Tsuneko Taniuchi, Micro-événement n° 14 / Future épouse aime faire la peinture, pour Art & Vitrine, Rougier & Plé, Paris, 2002, Photo Tiina Ketara, © ADAGP, Paris
Tsuneko Taniuchi, Micro-événement /Anniversaire de mariages, performance, pour Rendez-vous du forum, Session 2, Centre Pompidou, Paris, 2010, Photo Maria Tomé, © ADAGP, Paris
Le stéréotype de « la mariée », symbole d’attentes traditionnelles, occupe une place centrale dans sa pratique : au cours de micro-événements réalisés en France et à l’étranger, l’artiste détourne cette figure pour subvertir l’institution du mariage. En organisant des unions fictives dans divers lieux et en épousant simultanément une, deux voire trois personnes de tout sexe et de toute identité de genre, elle transforme cet acte en une réflexion critique sur les normes de l’engagement, de l’amour et des structures sociales. Avec ce projet commencé en 2003, dix ans avant l’adoption de la loi autorisant le mariage entre personnes de même sexe en France, Tsuneko Taniuchi a célébré près de quatre cents mariages dans le champ de l’art, créant ainsi un espace d’expérimentation où art et engagement se confondent pour forger des expériences intimes avec son public.
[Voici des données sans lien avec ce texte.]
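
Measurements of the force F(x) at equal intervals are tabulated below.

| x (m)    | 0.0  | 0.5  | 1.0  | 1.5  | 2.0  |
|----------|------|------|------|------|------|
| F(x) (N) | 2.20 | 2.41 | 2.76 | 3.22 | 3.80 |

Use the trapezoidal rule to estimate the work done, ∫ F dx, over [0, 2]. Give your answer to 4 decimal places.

5.6950

h = 0.5, n = 4.
(h/2)·[y₀ + 2y₁ + 2y₂ + 2y₃ + y₄] = 0.25·(22.78) = 5.6950.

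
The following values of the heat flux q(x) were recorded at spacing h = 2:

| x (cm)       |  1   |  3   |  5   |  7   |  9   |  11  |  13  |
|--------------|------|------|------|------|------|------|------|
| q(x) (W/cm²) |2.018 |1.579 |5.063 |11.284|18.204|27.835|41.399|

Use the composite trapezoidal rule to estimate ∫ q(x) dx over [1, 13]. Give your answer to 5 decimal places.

h = 2, n = 6.
(h/2)·[y₀ + 2y₁ + 2y₂ + 2y₃ + 2y₄ + 2y₅ + y₆] = 1·(171.347) = 171.34700.

171.34700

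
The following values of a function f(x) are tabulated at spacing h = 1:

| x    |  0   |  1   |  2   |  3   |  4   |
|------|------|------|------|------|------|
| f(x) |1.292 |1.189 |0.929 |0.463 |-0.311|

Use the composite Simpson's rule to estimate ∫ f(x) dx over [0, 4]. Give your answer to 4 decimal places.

h = 1, n = 4.
(h/3)·[y₀ + 4y₁ + 2y₂ + 4y₃ + y₄] = 0.333333·(9.447) = 3.1490.

3.1490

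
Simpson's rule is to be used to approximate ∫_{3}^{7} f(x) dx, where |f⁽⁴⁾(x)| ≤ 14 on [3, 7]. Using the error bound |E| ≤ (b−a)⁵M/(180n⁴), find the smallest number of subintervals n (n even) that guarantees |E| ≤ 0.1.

Need 14336/(180n⁴) ≤ 0.1.
n⁴ ≥ 14336/(180·0.1) = 796.444 ⇒ n ≥ 5.3124, so the smallest even n is 6. (n must be even for Simpson's rule.)

6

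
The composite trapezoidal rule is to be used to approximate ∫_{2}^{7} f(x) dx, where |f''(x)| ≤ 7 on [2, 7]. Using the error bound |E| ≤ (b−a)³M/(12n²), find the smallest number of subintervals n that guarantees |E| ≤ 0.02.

Need 875/(12n²) ≤ 0.02.
n² ≥ 875/(12·0.02) = 3645.83 ⇒ n ≥ 60.3807, so the smallest n is 61.

61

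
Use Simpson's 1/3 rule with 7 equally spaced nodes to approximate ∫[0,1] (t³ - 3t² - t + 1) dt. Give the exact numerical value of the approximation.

-0.25

h = (1 − 0)/6 = 0.166667.
Nodes t₀,…,t₆ = 0, 0.166667, 0.333333, 0.5, 0.666667, 0.833333, 1.
f(t) = t³ - 3t² - t + 1: f₀=1, f₁=0.754630, f₂=0.370370, f₃=-0.125, f₄=-0.703704, f₅=-1.337963, f₆=-2.
(h/3)·[f₀ + 4f₁ + 2f₂ + 4f₃ + 2f₄ + 4f₅ + f₆] = 0.055556·(-4.5) = -0.25.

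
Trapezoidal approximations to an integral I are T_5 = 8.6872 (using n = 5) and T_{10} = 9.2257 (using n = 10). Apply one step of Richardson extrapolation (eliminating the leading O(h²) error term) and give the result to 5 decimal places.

R = (4·T_{10} − T_5) / 3 = (4·9.2257 − 8.6872)/3 = (28.2156)/3 = 9.40520.

9.40520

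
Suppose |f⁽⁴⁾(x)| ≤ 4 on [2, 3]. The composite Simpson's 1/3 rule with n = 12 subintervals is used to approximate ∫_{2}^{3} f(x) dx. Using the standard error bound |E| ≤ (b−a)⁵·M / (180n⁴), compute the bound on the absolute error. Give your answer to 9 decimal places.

|E| ≤ (1)⁵·4 / (180·12⁴) = 4/3732480 = 0.000001072.

0.000001072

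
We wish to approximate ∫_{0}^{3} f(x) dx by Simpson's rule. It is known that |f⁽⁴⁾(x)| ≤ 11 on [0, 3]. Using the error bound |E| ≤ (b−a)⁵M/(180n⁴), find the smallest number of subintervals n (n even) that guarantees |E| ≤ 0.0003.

Need 2673/(180n⁴) ≤ 0.0003.
n⁴ ≥ 2673/(180·0.0003) = 49500 ⇒ n ≥ 14.9160, so the smallest even n is 16. (n must be even for Simpson's rule.)

16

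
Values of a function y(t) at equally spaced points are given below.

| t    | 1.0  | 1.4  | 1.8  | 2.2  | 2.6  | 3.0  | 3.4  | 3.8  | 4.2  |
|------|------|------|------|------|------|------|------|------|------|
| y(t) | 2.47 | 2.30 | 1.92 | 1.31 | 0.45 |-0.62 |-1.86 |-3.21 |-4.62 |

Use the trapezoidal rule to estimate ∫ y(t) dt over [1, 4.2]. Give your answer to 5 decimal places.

-0.31400

h = 0.4, n = 8.
(h/2)·[y₀ + 2y₁ + 2y₂ + 2y₃ + 2y₄ + 2y₅ + 2y₆ + 2y₇ + y₈] = 0.2·(-1.57) = -0.31400.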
Tsuneko Taniuchi, Micro-évenement n°36, Ice vitrine, © ADAGP, Paris 2013 – Elin Lundgren
Tsuneko Taniuchi, Micro-événement n° 25 /Public communication bar / VIP Cocktails, performance, pour Occupation #1, MAC/VAL, Vitry, 2004, Photo Laurent Vicari, © ADAGP, Paris
Pour l’artiste, créer du lien n’est pas juste un thème : c’est le moteur de sa démarche. Par ses micro-événements – de simples gestes chargés de sens –, Tsuneko Taniuchi abolit les barrières culturelles et ouvre un espace de dialogue. Ces interventions font de l’art un langage commun qui rapproche identités et traditions, tout en créant une proximité réelle avec le public. Agissant comme médiatrice, elle se pose en trait d’union entre les personnes, favorisant les rencontres et les échanges. Par le biais d’expériences collectives, ses micro-événements invitent à voir le multiculturalisme comme une richesse plutôt qu’un défi : chaque différence devient une opportunité de dialogue et de création. En brouillant les frontières entre vie et art, elle propose une vision optimiste du vivre-ensemble, où chaque interaction renforce notre manière d’être ensemble et de faire société.
Rose Bideaux
Tsuneko Taniuchi, née en 1946 à Hyogô, vit et travaille à Paris depuis 1987. En 1995, elle développe les « Micro-événements », un concept qui redéfinit les relations entre l’artiste, l’œuvre et le public. Ces dispositifs participatifs sollicitent l’engagement individuel, brouillant les frontières entre art et réalité tout en interrogeant les normes sociales et identitaires. En créant des expériences intimes, elle détourne les codes pour bousculer les traditions et questionner la multiplicité des identités. Son œuvre, exposée à l’international, a également marqué des manifestations majeures telles que La Force de l’art (Grand Palais, Paris, 2006 et 2009) ou la Biennale de Liverpool (2004).